The news from the Robeson County Animal Shelter is refreshingly good — but it could be better.
As reported in staff writer Ali Rockett’s story that was published on Sunday, adoptions at the shelter are up. In fact, according to shelter officials, there was recently a three-week stretch during which no animals deemed as candidates for adoption had to be euthanized. Perhaps that explains, at least in part, the absence of angst in regard to the pound.
We will whisper this: All has been quiet.
Lori Baxter, the manager of the shelter, and Sara Hatchell, the adoption coordinator, have turned to the social network Facebook to increase the number of adoptions. Because of Facebook’s long arm, most of the animals that are being adopted are leaving Robeson County, which we believe is a good thing.
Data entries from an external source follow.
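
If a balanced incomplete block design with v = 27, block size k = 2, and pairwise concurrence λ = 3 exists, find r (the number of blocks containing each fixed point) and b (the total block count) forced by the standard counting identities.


Any 2-(v, k, λ) BIBD satisfies two necessary conditions:
  (i)  Each point sits in r blocks, and counting incidences through any fixed point gives r(k − 1) = λ(v − 1), so r = λ(v − 1)/(k − 1).
  (ii) Total incidences bk = vr, so b = vr/k.
Step 1: r = λ(v − 1)/(k − 1) = 3·(27 − 1)/(2 − 1) = 3·26/1 = 78/1 = 78.
Step 2: b = vr/k = 27·78/2 = 2106/2 = 1053.
Check integrality: r = 78 ∈ Z ✓, b = 1053 ∈ Z ✓.
(These identities are necessary conditions: they determine r and b for any design with these parameters, but do not by themselves prove that one exists.)

r = 78, b = 1053.


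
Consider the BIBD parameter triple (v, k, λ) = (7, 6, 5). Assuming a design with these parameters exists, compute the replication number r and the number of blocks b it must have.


Any 2-(v, k, λ) BIBD satisfies two necessary conditions:
  (i)  Each point sits in r blocks, and counting incidences through any fixed point gives r(k − 1) = λ(v − 1), so r = λ(v − 1)/(k − 1).
  (ii) Total incidences bk = vr, so b = vr/k.
Step 1: r = λ(v − 1)/(k − 1) = 5·(7 − 1)/(6 − 1) = 5·6/5 = 30/5 = 6.
Step 2: b = vr/k = 7·6/6 = 42/6 = 7.
Check integrality: r = 6 ∈ Z ✓, b = 7 ∈ Z ✓.
(These identities are necessary conditions: they determine r and b for any design with these parameters, but do not by themselves prove that one exists.)

r = 6, b = 7.


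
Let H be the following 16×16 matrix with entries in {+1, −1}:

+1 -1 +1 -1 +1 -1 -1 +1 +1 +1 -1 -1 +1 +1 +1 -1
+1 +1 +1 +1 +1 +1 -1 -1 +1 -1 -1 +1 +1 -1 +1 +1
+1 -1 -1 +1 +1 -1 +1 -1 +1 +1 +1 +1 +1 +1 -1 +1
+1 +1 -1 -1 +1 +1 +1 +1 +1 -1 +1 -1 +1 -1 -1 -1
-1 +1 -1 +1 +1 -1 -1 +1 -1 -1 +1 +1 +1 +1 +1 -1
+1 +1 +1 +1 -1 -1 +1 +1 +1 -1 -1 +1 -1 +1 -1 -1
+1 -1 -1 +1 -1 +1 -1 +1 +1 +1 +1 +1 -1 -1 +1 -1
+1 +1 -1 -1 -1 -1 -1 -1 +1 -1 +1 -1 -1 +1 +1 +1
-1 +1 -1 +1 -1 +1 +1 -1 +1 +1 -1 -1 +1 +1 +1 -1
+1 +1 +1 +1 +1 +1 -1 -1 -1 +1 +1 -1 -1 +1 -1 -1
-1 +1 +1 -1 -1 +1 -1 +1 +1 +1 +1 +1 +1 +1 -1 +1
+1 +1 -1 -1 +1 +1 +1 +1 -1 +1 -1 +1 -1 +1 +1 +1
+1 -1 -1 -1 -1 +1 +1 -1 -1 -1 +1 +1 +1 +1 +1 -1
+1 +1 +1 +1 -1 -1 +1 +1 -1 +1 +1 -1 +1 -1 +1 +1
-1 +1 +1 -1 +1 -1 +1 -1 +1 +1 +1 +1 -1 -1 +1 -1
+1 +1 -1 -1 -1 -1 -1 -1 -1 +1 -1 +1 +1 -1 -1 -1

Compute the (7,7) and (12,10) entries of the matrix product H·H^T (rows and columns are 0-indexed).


Row 7 of H: [1, 1, -1, -1, -1, -1, -1, -1, 1, -1, 1, -1, -1, 1, 1, 1].
Row 10 of H: [-1, 1, 1, -1, -1, 1, -1, 1, 1, 1, 1, 1, 1, 1, -1, 1].
Row 12 of H: [1, -1, -1, -1, -1, 1, 1, -1, -1, -1, 1, 1, 1, 1, 1, -1].
(H·H^T)[7][7] = Σ_j H[7][j]·H[7][j] = (1)² + (1)² + (-1)² + (-1)² + (-1)² + (-1)² + (-1)² + (-1)² + (1)² + (-1)² + (1)² + (-1)² + (-1)² + (1)² + (1)² + (1)² = 1 + 1 + 1 + 1 + 1 + 1 + 1 + 1 + 1 + 1 + 1 + 1 + 1 + 1 + 1 + 1 = 16.
(H·H^T)[12][10] = Σ_j H[12][j]·H[10][j] = (1)·(-1) + (-1)·(1) + (-1)·(1) + (-1)·(-1) + (-1)·(-1) + (1)·(1) + (1)·(-1) + (-1)·(1) + (-1)·(1) + (-1)·(1) + (1)·(1) + (1)·(1) + (1)·(1) + (1)·(1) + (1)·(-1) + (-1)·(1) = -1 + -1 + -1 + 1 + 1 + 1 + -1 + -1 + -1 + -1 + 1 + 1 + 1 + 1 + -1 + -1 = -2.
Rows 12 and 10 are not orthogonal (dot product = -2 ≠ 0), so H is not a Hadamard matrix.

(7,7) entry = 16; (12,10) entry = -2.


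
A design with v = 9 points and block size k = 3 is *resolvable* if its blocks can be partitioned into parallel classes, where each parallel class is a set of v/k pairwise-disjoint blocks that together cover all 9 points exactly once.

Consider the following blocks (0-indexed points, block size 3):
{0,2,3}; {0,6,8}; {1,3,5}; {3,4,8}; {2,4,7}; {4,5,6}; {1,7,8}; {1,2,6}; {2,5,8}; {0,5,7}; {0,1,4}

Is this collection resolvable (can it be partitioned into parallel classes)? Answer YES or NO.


v = 9, block size k = 3, number of blocks = 11.
For resolvability, blocks must partition into parallel classes of size v/k = 3.
Total blocks must therefore be a multiple of 3: 11 = 3·3 + 2 ⇒ not divisible ✗.
Resolvable? NO.

NO


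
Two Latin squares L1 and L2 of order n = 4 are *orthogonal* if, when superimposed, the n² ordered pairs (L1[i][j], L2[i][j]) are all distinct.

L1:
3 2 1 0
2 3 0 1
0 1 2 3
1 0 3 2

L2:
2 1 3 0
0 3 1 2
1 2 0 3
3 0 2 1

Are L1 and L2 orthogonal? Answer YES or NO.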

When the pens get full, Baxter and Hatchell launch a Facebook offensive, highlighting animals that would make wonderful pets, and animal lovers across the country come to the rescue.
Unfortunately, what could not be reported in Rockett’s Sunday story is that the number of euthanizations have gone down. The pace is at about 2,000 euthanizations for the year, the same as last year. While the number is about half of what it was a few years ago, it is still shameful.
So the math is easy — and disappointing: If more animals are being adopted, but the number being euthanized is a straight line, then more animals are ending up at the shelter.
Surely the economy is partly to blame. In this county, too often dogs and cats of families who can no longer afford to feed them end up at a county Dumpster, where traffic is high and some benevolent soul might provide a lifeline. But the odds are also good that animal will end up on at the county shelter, and in danger of euthanization.
But the bigger culprit, according to Baxter and Hatchell, is that Robesonians are still reluctant to spay or neuter their pets, allowing them to multiply exponentially.
There’s never been a good excuse not to spay or neuter your pet, but now there is basically no excuse at all. The animal shelter offers a free voucher program to residents based on income, and the threshold is so generous our guess is that about 95 percent of the people in Robeson County qualify.
Vouchers can be obtained to spay or neuter any cat or dog, not only those from the shelter, which can be adopted only after they have been spayed or neutered, or with the promise that will happen as soon as the animal is of age. The money that funds the program, by the way, isn’t local, but is pulled from a state fund.
So if you read this, and you have a dog or cat that hasn’t been spayed or neutered, fix it by fixing it.